Medium is trying to change its business model.

I. For-Profit Business Models 

In the for-profit market, you can only sustainably solve problems when the solutions generate profits.

Overarching visions (bringing the world’s information to everyone) are brought a little bit closer through sound business models (ad driven internet searches).

The profit requirement is useful in that it ensures entrepreneurs add value to other people in their quests for solving great problems.

But the profit requirement is also limiting: an entrepreneur might complain that the quickest path to solving the far problem is not solving one close problem after another.

II. Non-Profit Business Models 

In the non-profit market, philanthropy often determines what problem an entrepreneur can try to solve.

This is useful in that philanthropy is not bound by solving profit generating problems.

But the philanthropic model is also limiting: when there is no need to add value to other people, bad endeavors can go on for far too long, thereby reducing the amount of funds available to good endeavors.

 

III. The Risk of Each Model 

In the for-profit market, entrepreneurs need to guard against the fact that solving close problem after close problem may get them off the path from solving their far problem.

This is what Medium is struggling with.

In the non-profit market, entrepreneurs need to guard against the fact that trying to solve the far problem will lead them down a path where lack of accountability prevents them from adding any value to others (despite expending large amounts of resources).

A lot of social entrepreneurs and philanthropists struggle with this.
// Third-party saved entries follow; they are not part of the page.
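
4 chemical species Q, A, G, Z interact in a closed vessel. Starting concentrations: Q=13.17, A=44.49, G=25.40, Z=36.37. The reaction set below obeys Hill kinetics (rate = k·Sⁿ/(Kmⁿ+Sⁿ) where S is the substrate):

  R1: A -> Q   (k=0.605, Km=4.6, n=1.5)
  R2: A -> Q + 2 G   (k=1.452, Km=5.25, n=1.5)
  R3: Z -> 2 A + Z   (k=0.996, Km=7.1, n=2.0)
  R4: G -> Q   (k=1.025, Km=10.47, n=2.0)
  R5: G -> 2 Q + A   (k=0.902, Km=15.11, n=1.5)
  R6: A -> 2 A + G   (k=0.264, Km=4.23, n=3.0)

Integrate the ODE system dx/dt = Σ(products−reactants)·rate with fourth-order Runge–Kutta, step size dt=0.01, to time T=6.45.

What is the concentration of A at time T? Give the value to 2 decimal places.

RK4 with dt=0.01: 645 steps to T=6.45. Trajectory (selected grid times):
t=0.00: Q=13.17 A=44.49 G=25.40 Z=36.37
t=0.72: Q=16.13 A=45.08 G=26.52 Z=36.37
t=1.43: Q=19.08 A=45.68 G=27.60 Z=36.37
t=2.15: Q=22.08 A=46.29 G=28.69 Z=36.37
t=2.87: Q=25.12 A=46.90 G=29.77 Z=36.37
t=3.58: Q=28.12 A=47.51 G=30.82 Z=36.37
t=4.30: Q=31.19 A=48.14 G=31.88 Z=36.37
t=5.02: Q=34.28 A=48.77 G=32.92 Z=36.37
t=5.73: Q=37.34 A=49.40 G=33.95 Z=36.37
t=6.45: Q=40.45 A=50.04 G=34.98 Z=36.37
Read off A at T=6.45: 50.04

A at T = 50.04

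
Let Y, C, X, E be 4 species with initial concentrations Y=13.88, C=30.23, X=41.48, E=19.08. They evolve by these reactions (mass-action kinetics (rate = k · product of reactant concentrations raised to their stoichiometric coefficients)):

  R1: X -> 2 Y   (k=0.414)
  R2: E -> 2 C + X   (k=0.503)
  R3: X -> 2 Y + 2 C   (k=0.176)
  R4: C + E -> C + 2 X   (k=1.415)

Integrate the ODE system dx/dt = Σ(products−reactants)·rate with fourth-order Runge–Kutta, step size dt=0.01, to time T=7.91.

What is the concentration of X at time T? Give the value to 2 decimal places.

RK4 with dt=0.01: 791 steps to T=7.91. Trajectory (selected grid times):
t=0.00: Y=13.88 C=30.23 X=41.48 E=19.08
t=0.88: Y=77.60 C=49.67 X=47.56 E=0.00
t=1.76: Y=116.13 C=61.17 X=28.30 E=0.00
t=2.64: Y=139.05 C=68.00 X=16.84 E=0.00
t=3.52: Y=152.69 C=72.07 X=10.02 E=0.00
t=4.39: Y=160.73 C=74.47 X=6.00 E=0.00
t=5.27: Y=165.59 C=75.92 X=3.57 E=0.00
t=6.15: Y=168.48 C=76.78 X=2.12 E=0.00
t=7.03: Y=170.20 C=77.29 X=1.26 E=0.00
t=7.91: Y=171.22 C=77.60 X=0.75 E=0.00
Read off X at T=7.91: 0.75

X at T = 0.75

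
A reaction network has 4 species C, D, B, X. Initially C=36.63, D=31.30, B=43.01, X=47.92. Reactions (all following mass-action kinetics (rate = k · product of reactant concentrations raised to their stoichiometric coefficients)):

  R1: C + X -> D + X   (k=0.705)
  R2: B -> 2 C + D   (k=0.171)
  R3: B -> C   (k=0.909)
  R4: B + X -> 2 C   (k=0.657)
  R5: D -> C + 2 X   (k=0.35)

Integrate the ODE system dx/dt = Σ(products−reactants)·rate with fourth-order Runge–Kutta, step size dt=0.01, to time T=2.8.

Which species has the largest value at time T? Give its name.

Dominant species at T: X

RK4 with dt=0.01: 280 steps to T=2.8. Trajectory (selected grid times):
t=0.00: C=36.63 D=31.30 B=43.01 X=47.92
t=0.31: C=4.77 D=147.13 B=0.21 X=32.33
t=0.62: C=1.21 D=151.11 B=0.00 X=64.72
t=0.93: C=0.78 D=151.53 B=0.00 X=97.56
t=1.24: C=0.58 D=151.73 B=0.00 X=130.47
t=1.56: C=0.46 D=151.85 B=0.00 X=164.47
t=1.87: C=0.38 D=151.93 B=0.00 X=197.43
t=2.18: C=0.33 D=151.98 B=0.00 X=230.41
t=2.49: C=0.29 D=152.03 B=0.00 X=263.39
t=2.80: C=0.26 D=152.06 B=0.00 X=296.38
At T=2.8: C=0.26 D=152.06 B=0.00 X=296.38; the largest is X.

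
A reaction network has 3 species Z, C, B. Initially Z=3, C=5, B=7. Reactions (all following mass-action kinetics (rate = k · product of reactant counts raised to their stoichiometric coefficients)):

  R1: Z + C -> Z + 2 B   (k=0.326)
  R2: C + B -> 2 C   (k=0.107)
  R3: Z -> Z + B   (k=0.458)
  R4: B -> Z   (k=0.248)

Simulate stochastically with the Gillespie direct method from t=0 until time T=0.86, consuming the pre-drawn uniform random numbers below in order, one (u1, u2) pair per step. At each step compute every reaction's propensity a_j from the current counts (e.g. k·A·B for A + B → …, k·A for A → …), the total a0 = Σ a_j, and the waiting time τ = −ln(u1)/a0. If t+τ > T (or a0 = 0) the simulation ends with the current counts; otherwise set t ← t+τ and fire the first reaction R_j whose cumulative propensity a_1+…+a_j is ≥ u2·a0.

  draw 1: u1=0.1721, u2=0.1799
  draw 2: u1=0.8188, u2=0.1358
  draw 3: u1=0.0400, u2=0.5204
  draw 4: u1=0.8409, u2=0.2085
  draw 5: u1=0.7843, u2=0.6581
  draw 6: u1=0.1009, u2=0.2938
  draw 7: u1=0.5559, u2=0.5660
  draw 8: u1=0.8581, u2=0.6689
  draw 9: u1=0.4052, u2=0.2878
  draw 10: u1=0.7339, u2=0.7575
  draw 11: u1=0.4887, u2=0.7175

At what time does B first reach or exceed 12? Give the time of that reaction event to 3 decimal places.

t=0.000: Z=3 C=5 B=7
Draw 1: a1=4.890, a2=3.745, a3=1.374, a4=1.736, a0=11.745; τ=−ln(0.1721)/11.745=0.150 → t=0.150; u2·a0=0.1799·11.745=2.113 ≤ a1=4.890 → R1 fires; Z=3 C=4 B=9
Draw 2: a1=3.912, a2=3.852, a3=1.374, a4=2.232, a0=11.370; τ=−ln(0.8188)/11.370=0.018 → t=0.167; u2·a0=0.1358·11.370=1.544 ≤ a1=3.912 → R1 fires; Z=3 C=3 B=11
Draw 3: a1=2.934, a2=3.531, a3=1.374, a4=2.728, a0=10.567; τ=−ln(0.0400)/10.567=0.305 → t=0.472; u2·a0=0.5204·10.567=5.499; a1=2.934 < 5.499 ≤ a1+a2=6.465 → R2 fires; Z=3 C=4 B=10
Draw 4: a1=3.912, a2=4.280, a3=1.374, a4=2.480, a0=12.046; τ=−ln(0.8409)/12.046=0.014 → t=0.486; u2·a0=0.2085·12.046=2.512 ≤ a1=3.912 → R1 fires; Z=3 C=3 B=12
Draw 5: a1=2.934, a2=3.852, a3=1.374, a4=2.976, a0=11.136; τ=−ln(0.7843)/11.136=0.022 → t=0.508; u2·a0=0.6581·11.136=7.329; a1+a2=6.786 < 7.329 ≤ a1+…+a3=8.160 → R3 fires; Z=3 C=3 B=13
Draw 6: a1=2.934, a2=4.173, a3=1.374, a4=3.224, a0=11.705; τ=−ln(0.1009)/11.705=0.196 → t=0.704; u2·a0=0.2938·11.705=3.439; a1=2.934 < 3.439 ≤ a1+a2=7.107 → R2 fires; Z=3 C=4 B=12
Draw 7: a1=3.912, a2=5.136, a3=1.374, a4=2.976, a0=13.398; τ=−ln(0.5559)/13.398=0.044 → t=0.748; u2·a0=0.5660·13.398=7.583; a1=3.912 < 7.583 ≤ a1+a2=9.048 → R2 fires; Z=3 C=5 B=11
Draw 8: a1=4.890, a2=5.885, a3=1.374, a4=2.728, a0=14.877; τ=−ln(0.8581)/14.877=0.010 → t=0.758; u2·a0=0.6689·14.877=9.951; a1=4.890 < 9.951 ≤ a1+a2=10.775 → R2 fires; Z=3 C=6 B=10
Draw 9: a1=5.868, a2=6.420, a3=1.374, a4=2.480, a0=16.142; τ=−ln(0.4052)/16.142=0.056 → t=0.814; u2·a0=0.2878·16.142=4.646 ≤ a1=5.868 → R1 fires; Z=3 C=5 B=12
Draw 10: a1=4.890, a2=6.420, a3=1.374, a4=2.976, a0=15.660; τ=−ln(0.7339)/15.660=0.020 → t=0.834; u2·a0=0.7575·15.660=11.862; a1+a2=11.310 < 11.862 ≤ a1+…+a3=12.684 → R3 fires; Z=3 C=5 B=13
Draw 11: a1=4.890, a2=6.955, a3=1.374, a4=3.224, a0=16.443; τ=−ln(0.4887)/16.443=0.044 → t=0.878 > T=0.86: stop.
B first becomes ≥ 12 when it reaches 12 at the event at t=0.486.

Threshold first reached at t = 0.486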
They set out to solve far problems without understanding the near problems.

Most often, solving near problems better trains you to solve the far problem.

Social entrepreneurs should keep their eyes on the far problem, but they ignore near problems at their own peril.

Medium had the discipline to recognize that they were solving close problems that were not leading them to solve their far problem.

Social entrepreneurs need to have the same discipline in the opposite direction: they need to recognize when an elaborate plan to solve a far problem is a wasteful quest that ignores real people’s acute needs.